Online growth has been noticeable in the perishables market generally and for frozen foods in particular, according to the AFFL report. “Consumers do not shy away from buying frozen foods online,” the report said. “The share of dollars coming from online outlets has grown from 0.9% in 2019 to 2.9% in 2022.”

Lineage Logistics, the largest temperature-controlled industrial real-estate investment trust, last year expanded its Direct-to-Consumer (D2C) fulfillment solution, which includes the acquisition of Perishable Shipping Solutions, a temperature-controlled pick-and-pack order fulfillment service. That acquisition followed the company’s 2021 acquisition of Crystal Creek Logistics, a provider of last mile drop-ship order fulfillment for temperature-controlled goods. Lineage’s D2C Fulfillment solution executes over 2.5 million shipments annually.

Lineage has been on an acquisitions tear since 2021, when it acquired Sun Valley Cold Storage of Swedesboro, N.J., and Kloosterboer, a Rotterdam-based company that operates fresh facilities there and in New York. Lineage is expanding the Sun Valley facility with an additional 5,000 pallets coming online this year. Lineage also recently opened a new refrigerated storage facility at the Port of Savannah. In August 2021, Lineage acquired Hanson Logistics’ cold-storage distribution network, which includes over 46 million cubic feet of temperature-controlled warehouse space in Michigan and Indiana.

Lineage has been expanding in Canada as well, with the acquisition a year ago of VersaCold Logistics Services, one of Canada’s leading cold-chain solution providers. Headquartered in Vaughan, Ontario, VersaCold runs 24 temperature-controlled facilities comprising 114 million cubic feet across nine provinces, including properties in Toronto, Calgary, Vancouver, Edmonton, and Montreal.
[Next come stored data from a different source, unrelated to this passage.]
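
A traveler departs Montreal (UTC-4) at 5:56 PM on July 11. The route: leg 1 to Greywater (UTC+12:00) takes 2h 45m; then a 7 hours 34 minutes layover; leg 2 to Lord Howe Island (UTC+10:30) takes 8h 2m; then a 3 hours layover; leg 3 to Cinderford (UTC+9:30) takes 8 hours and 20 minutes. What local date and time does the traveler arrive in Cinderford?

Convert departure to UTC: 5:56 PM + 4:00 = 9:56 PM UTC on Jul 11.
Add 2 hours 45 minutes leg 1 → 12:41 AM UTC (Jul 12).
Add 7 hours 34 minutes layover in Greywater → 8:15 AM UTC.
Add 8 hours 2 minutes leg 2 → 4:17 PM UTC.
Add 3 hours layover in Lord Howe Island → 7:17 PM UTC.
Add 8 hours 20 minutes leg 3 → 3:37 AM UTC (Jul 13).
Cinderford is UTC+9:30, so local arrival = 3:37 AM + 9:30 = 1:07 PM on Jul 13.

1:07 PM on July 13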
Provender Partners acquired a one-million-square-foot cold storage portfolio of properties over the last three years with assets in Oakland, Las Vegas, Berkeley and Bolingbrook, Illinois, and Birmingham, Alabama. “We increased the portfolio’s occupancy rate to 100% by leasing the assets to high-quality companies,” said Johnson. Tenants include local and regional wholesale food logistics companies, food service providers, and frozen food packagers.

In August 2022, Provender acquired a 217,540-square-foot temperature-controlled food production and distribution facility, with around 140,000 square feet devoted to freezer and cooler space, in Vineland, NJ, from Safeway Fresh Foods, leasing it back to the agriculture and food manufacturing company. Safeway’s fresh food division Sunnyside Farms provides fresh and prepared foods to retailers in Mid-Atlantic states.

The facility, said John Long, Jr., Provender’s COO, “is well positioned to provide same or next day delivery for retailers serving a population of 57 million within a 250 mile radius.”

Earlier in 2022, Provender acquired two Class A cold storage warehouses totaling 316,000 square feet in Londonderry, New Hampshire. The acquisition represented “a prime opportunity,” said Long, “to tap into the food supply chain that serves 87 million people from Washington, D.C., to Montreal and Boston to Pittsburgh, all located within a single day’s truck drive.”

The Orange County, Calif.-based company acquired two million square feet of food-related industrial buildings in 2021, including a 255,000-square-foot building in Delanco, N.J., which serves as the refrigerated and frozen food distribution facility for national e-commerce food company Misfits Market.

For all of these developments, the RLS report was skeptical over whether TCL providers will be able to satisfy growing demand. “As long as inflation remains high, we anticipate elevated inventories,” its report read. “The demand for cold storage continues to increase and is expected to continue for years, but new capacity is anticipated to fall well short of the market demand.”